Yashish Dahiya, chief executive officer, PB Fintech, said on August 7, after its June quarter earnings that there is a need for the healthcare industry to calculate how much value the healthcare service provider, the health insurance industry and the insurance distributor adds to the life of a customer.

“Those are the kind of issues people like me really get paid to think about. And that’s what we have been spending time on. We have had some good discussions. It’s too premature to kind of get into what and how yet; our effort is to make the life of the consumer much easier,” Dahiya had said then.

Company statement

PB Fintech on Wednesday clarified: “We believe if claims were a quicker and smoother experience it would increase the number of people buying health insurance. It would be much better if interests were aligned between insurers and hospitals to give customers amazing claims experience and we believe that would grow insurance penetration.”

But it clarified that such conversations are yet to mature.

Growing health business

In its June quarter results, PB Fintech said that its health and life insurance premium collection grew 78% year-on-year (YoY). Its overall insurance premium collection grew to Rs 4,871 crore.

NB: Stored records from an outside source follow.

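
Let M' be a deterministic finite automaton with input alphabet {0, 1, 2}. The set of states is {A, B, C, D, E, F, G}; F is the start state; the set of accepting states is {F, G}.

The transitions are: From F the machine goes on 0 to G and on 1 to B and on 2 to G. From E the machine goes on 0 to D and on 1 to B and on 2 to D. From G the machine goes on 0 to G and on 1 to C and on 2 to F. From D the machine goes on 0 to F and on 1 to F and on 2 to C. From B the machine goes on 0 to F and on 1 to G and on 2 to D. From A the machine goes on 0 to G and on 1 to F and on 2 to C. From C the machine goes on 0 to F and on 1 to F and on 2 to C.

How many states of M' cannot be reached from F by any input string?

No path from F leads to A, E; the other 5 states are all reachable.

2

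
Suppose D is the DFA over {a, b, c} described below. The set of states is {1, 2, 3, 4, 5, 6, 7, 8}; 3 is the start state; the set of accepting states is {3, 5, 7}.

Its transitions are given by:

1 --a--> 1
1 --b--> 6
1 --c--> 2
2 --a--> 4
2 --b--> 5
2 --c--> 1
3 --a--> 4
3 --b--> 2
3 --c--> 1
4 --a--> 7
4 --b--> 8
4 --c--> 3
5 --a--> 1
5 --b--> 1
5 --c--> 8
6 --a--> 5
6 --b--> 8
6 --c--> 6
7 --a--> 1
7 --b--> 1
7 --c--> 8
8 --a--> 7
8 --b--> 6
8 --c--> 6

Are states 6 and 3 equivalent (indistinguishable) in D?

P0 = {3,5,7} | {1,2,4,6,8}.
On input a, block {1,2,4,6,8} splits into {4,6,8} and {1,2}.
Refine {3,5,7} on symbol a: members go to different blocks, giving {5,7} and {3}.
Refine {4,6,8} on symbol c: members go to different blocks, giving {6,8} and {4}.
Refine {1,2} on symbol a: members go to different blocks, giving {1} and {2}.
No further refinement is possible. Final partition (6 blocks): {5,7} | {6,8} | {1} | {3} | {4} | {2}.
6 and 3 end up in different blocks, so they are distinguishable. For instance, the string 'ε' is accepted from only 3.

No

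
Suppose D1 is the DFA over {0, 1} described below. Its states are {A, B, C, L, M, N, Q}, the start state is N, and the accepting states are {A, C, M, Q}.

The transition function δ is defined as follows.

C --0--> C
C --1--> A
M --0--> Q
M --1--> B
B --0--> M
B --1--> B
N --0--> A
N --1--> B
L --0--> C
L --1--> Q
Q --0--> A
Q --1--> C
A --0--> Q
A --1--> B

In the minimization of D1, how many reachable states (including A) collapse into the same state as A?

2

States {L} cannot be reached from the start state, so discard them.
P0 = {A,C,M,Q} | {B,N}.
On input 1, block {A,C,M,Q} splits into {C,Q} and {A,M}.
On input 0, block {C,Q} splits into {Q} and {C}.
No further refinement is possible. Final partition (4 blocks): {Q} | {B,N} | {A,M} | {C}.
State A belongs to the block {A,M}, which has 2 states.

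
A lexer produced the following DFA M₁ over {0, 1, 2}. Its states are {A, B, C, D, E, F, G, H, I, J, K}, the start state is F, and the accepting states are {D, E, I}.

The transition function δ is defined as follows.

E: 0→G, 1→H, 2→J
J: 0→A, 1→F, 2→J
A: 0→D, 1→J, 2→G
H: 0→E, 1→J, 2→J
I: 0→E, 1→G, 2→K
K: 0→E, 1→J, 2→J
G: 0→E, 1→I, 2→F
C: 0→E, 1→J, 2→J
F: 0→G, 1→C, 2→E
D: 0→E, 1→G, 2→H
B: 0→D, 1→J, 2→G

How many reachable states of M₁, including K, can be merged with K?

3

States {B} cannot be reached from the start state, so discard them.
Initial partition by acceptance: {D,E,I} | {A,C,F,G,H,J,K}.
Split {D,E,I} by δ(·,0) → {D,I} and {E}.
Split {A,C,F,G,H,J,K} by δ(·,0) → {C,G,H,K} and {F,J} and {A}.
On input 1, block {C,G,H,K} splits into {C,H,K} and {G}.
Split {F,J} by δ(·,0) → {F} and {J}.
No further refinement is possible. Final partition (7 blocks): {D,I} | {C,H,K} | {E} | {F} | {A} | {G} | {J}.
The equivalence class containing K is {C,H,K}, of size 3.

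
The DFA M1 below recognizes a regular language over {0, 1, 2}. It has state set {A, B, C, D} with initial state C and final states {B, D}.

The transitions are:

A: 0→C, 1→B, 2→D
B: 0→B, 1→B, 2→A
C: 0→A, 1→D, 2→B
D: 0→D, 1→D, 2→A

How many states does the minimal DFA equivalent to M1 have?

P0 = {B,D} | {A,C}.
Stable partition: {B,D} | {A,C} — 2 equivalence classes.

2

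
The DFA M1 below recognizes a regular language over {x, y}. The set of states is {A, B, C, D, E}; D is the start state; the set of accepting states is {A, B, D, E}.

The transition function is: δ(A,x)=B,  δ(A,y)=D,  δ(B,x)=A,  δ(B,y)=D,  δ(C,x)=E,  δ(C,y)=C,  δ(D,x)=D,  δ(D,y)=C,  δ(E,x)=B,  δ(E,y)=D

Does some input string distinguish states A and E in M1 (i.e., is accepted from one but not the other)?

Every state is reachable, so we keep all 5.
Initial partition by acceptance: {A,B,D,E} | {C}.
Refine {A,B,D,E} on symbol y: members go to different blocks, giving {A,B,E} and {D}.
The partition is now stable with 3 blocks: {A,B,E} | {C} | {D}.
A and E lie in the same block of the stable partition, so they are equivalent — no string distinguishes them.

No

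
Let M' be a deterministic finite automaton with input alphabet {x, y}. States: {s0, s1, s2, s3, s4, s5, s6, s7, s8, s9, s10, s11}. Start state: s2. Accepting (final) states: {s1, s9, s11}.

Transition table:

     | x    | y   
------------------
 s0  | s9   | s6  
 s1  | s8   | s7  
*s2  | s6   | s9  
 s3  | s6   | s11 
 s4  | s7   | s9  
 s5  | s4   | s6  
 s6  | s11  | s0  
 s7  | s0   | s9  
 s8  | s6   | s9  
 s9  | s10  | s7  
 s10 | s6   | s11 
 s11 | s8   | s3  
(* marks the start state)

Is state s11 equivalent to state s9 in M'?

Yes

Reachable states from the start: {s0,s2,s3,s6,s7,s8,s9,s10,s11}. Unreachable: {s1,s4,s5} — drop them.
P0 = {s9,s11} | {s0,s2,s3,s6,s7,s8,s10}.
On input x, block {s0,s2,s3,s6,s7,s8,s10} splits into {s2,s3,s7,s8,s10} and {s0,s6}.
The partition is now stable with 3 blocks: {s9,s11} | {s2,s3,s7,s8,s10} | {s0,s6}.
s11 and s9 lie in the same block of the stable partition, so they are equivalent — no string distinguishes them.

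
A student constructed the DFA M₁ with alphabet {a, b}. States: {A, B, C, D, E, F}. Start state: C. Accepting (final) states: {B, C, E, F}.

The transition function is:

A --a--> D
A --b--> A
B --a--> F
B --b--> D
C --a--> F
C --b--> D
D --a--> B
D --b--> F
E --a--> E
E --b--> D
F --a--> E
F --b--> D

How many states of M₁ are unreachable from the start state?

1

No path from C leads to A; the other 5 states are all reachable.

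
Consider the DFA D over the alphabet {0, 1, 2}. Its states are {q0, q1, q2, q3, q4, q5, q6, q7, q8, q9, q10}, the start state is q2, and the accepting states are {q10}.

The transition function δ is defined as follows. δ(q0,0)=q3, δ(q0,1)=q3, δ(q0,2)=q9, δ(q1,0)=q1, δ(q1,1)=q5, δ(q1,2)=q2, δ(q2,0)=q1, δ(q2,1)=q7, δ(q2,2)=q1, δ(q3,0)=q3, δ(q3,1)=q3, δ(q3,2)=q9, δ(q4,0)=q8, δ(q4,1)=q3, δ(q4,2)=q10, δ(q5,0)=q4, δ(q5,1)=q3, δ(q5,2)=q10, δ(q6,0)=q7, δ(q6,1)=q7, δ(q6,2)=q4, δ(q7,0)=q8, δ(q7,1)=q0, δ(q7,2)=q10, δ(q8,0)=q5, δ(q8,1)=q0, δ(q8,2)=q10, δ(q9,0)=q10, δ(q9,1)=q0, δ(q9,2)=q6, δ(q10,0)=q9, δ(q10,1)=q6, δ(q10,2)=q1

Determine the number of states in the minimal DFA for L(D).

Every state is reachable, so we keep all 11.
P0 = {q10} | {q0,q1,q2,q3,q4,q5,q6,q7,q8,q9}.
Split {q0,q1,q2,q3,q4,q5,q6,q7,q8,q9} by δ(·,0) → {q0,q1,q2,q3,q4,q5,q6,q7,q8} and {q9}.
Refine {q0,q1,q2,q3,q4,q5,q6,q7,q8} on symbol 2: members go to different blocks, giving {q4,q5,q7,q8} and {q1,q2,q6} and {q0,q3}.
Refine {q1,q2,q6} on symbol 0: members go to different blocks, giving {q1,q2} and {q6}.
Stable partition: {q10} | {q4,q5,q7,q8} | {q9} | {q1,q2} | {q0,q3} | {q6} — 6 equivalence classes.

6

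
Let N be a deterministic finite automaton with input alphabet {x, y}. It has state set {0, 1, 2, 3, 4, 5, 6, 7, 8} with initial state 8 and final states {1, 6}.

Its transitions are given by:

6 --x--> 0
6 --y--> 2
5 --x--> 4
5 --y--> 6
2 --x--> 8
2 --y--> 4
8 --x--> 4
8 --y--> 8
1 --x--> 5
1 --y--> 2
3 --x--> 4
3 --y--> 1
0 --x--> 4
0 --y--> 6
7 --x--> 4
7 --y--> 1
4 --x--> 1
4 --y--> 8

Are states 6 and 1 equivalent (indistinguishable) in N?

Yes

First remove the unreachable states {3,7}; 7 states remain.
Initial partition by acceptance: {1,6} | {0,2,4,5,8}.
Refine {0,2,4,5,8} on symbol x: members go to different blocks, giving {0,2,5,8} and {4}.
On input x, block {0,2,5,8} splits into {0,5,8} and {2}.
Refine {0,5,8} on symbol y: members go to different blocks, giving {0,5} and {8}.
Stable partition: {1,6} | {0,5} | {4} | {2} | {8} — 5 equivalence classes.
6 and 1 lie in the same block of the stable partition, so they are equivalent — no string distinguishes them.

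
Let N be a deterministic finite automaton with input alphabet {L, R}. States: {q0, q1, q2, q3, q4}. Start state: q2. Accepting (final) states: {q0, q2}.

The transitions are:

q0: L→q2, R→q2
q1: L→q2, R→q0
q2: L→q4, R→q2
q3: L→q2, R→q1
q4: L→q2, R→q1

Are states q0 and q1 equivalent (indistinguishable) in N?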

The advantage of life and health products is that they are sticky, consumers tend to be associated with these products for their lifetime and Policybazaar gets a loyal customer base. Also, the company positions itself as selling these products which help keep Indians safe. Citing market data, PB Fintech said that 66% of Indians incur healthcare costs from their pockets. In the June quarter, PB Fintech reported a profit after tax of Rs 60 crore and total revenue of Rs 1,010 crore.